A priori, quand il s'agit des CST, on a à l'esprit la prise en compte de la spécificité des opérations retracées ; ce qui semble limiter le champ des avantages à l'Etat. Mais à y voir de très près, toutes les activités financières de celui-ci s'entretiennent avec ou au profit d'autres personnes publiques ou de particuliers. En clair, ces avantages s'élargissent aussi bien aux autres Collectivités publiques (I), qu'aux personnes privées (II).

§ 1. Les avantages pour les Collectivités publiques

Par l'entremise des CST, les Collectivités publiques avec lesquelles l'Etat entretient des rapports sont de deux ordres : soit il s'agit de Collectivités locales auxquelles il accorde des avances (A), soit ce sont d'autres organismes publics qui sont destinataires de concours financiers analogues (B).

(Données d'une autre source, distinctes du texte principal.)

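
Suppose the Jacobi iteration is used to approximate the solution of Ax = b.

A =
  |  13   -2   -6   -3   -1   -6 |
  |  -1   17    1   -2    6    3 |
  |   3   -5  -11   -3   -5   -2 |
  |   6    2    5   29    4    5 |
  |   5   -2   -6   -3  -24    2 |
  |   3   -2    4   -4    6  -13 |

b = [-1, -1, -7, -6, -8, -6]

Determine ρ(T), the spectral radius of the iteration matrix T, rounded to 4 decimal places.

0.6711

Diagonal D = diag(13, 17, -11, 29, -24, -13); L, U strict lower/upper.
Jacobi T = -D⁻¹(L+U): T[5,1] = -(-2)/(-13) = -0.1538; T[5,5] = 0.
  T[0,:] = [+0.0000  +0.1538  +0.4615  +0.2308  +0.0769  +0.4615]
  T[1,:] = [+0.0588  +0.0000  -0.0588  +0.1176  -0.3529  -0.1765]
  T[2,:] = [+0.2727  -0.4545  +0.0000  -0.2727  -0.4545  -0.1818]
  T[3,:] = [-0.2069  -0.0690  -0.1724  +0.0000  -0.1379  -0.1724]
  T[4,:] = [+0.2083  -0.0833  -0.2500  -0.1250  +0.0000  +0.0833]
  T[5,:] = [+0.2308  -0.1538  +0.3077  -0.3077  +0.4615  +0.0000]
|λ(T)| sorted: 0.6711, 0.5195, 0.5195, 0.1834, 0.1834, 0.0707.
spectral radius ρ = 0.6711; 0.6711 < 1 ⇒ converges.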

A - Les avances accordées aux Collectivités locales

Ces avances sont prévues par les articles 250 (pour les Communes) et 251 (pour les Communautés rurales) de la loi 96-06 qui stipulent que l'Etat peut consentir aux Collectivités locales : « au début de chacun des deux premiers trimestres de l'année financière, une avance égale à 25 % des recouvrements effectués au cours de la dernière gestion connue au titre des impôts directs (et centimes additionnels pour les Communautés rurales) »

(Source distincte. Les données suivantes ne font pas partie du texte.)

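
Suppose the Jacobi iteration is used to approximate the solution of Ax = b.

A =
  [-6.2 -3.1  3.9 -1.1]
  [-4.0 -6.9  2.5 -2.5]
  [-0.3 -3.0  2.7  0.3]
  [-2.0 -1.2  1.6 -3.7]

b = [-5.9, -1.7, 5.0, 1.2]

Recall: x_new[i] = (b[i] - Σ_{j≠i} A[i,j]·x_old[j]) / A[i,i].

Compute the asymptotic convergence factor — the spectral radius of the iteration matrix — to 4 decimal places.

Diagonal D = diag(-6.2, -6.9, 2.7, -3.7); L, U strict lower/upper.
T_J = -D⁻¹(L+U): T[3,0] = -(-2)/(-3.7) = -0.5405; T[3,3] = 0.
  T[0,:] = [+0.0000, -0.5000, +0.6290, -0.1774]
  T[1,:] = [-0.5797, +0.0000, +0.3623, -0.3623]
  T[2,:] = [+0.1111, +1.1111, +0.0000, -0.1111]
  T[3,:] = [-0.5405, -0.3243, +0.4324, +0.0000]
moduli |λ_i(T)| = 1.2519, 0.5734, 0.5734, 0.3411.
ρ = 1.2519; 1.2519 > 1: divergent.

1.2519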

Cet article s'est matérialisé par la création d'un compte d'avances84(*). Les autorités locales, n'entrant que tardivement en possession de leurs moyens financiers, l'Etat met à leur disposition - pour trois mois - le montant à peu près attendu des impôts directs sur une durée de trois mois. Les agents de l'Administration fiscale procéderont au recouvrement pour solder le compte ouvert au nom de chaque Collectivité locale.

En France, c'est à peu près le même procédé avec les comptes de concours financiers qui comportent les avances destinées aux Collectivités territoriales dont un programme d'avances sur le montant revenant aux Départements. A la différence du Sénégal, le versement est ici mensuel (donc assimilable à la pratique des douzièmes provisoires). C'est suivant l'émission des rôles de l'année en taxe d'habitation, en taxes foncières et en taxe professionnelle qu'est fixé le montant de l'avance accordé qui est inscrit en dépense dans le compte, à côté des recettes que constituent les impôts indirects recouvrés sur les contribuables de la localité concernée ainsi que les dégrèvements et admissions en non valeur.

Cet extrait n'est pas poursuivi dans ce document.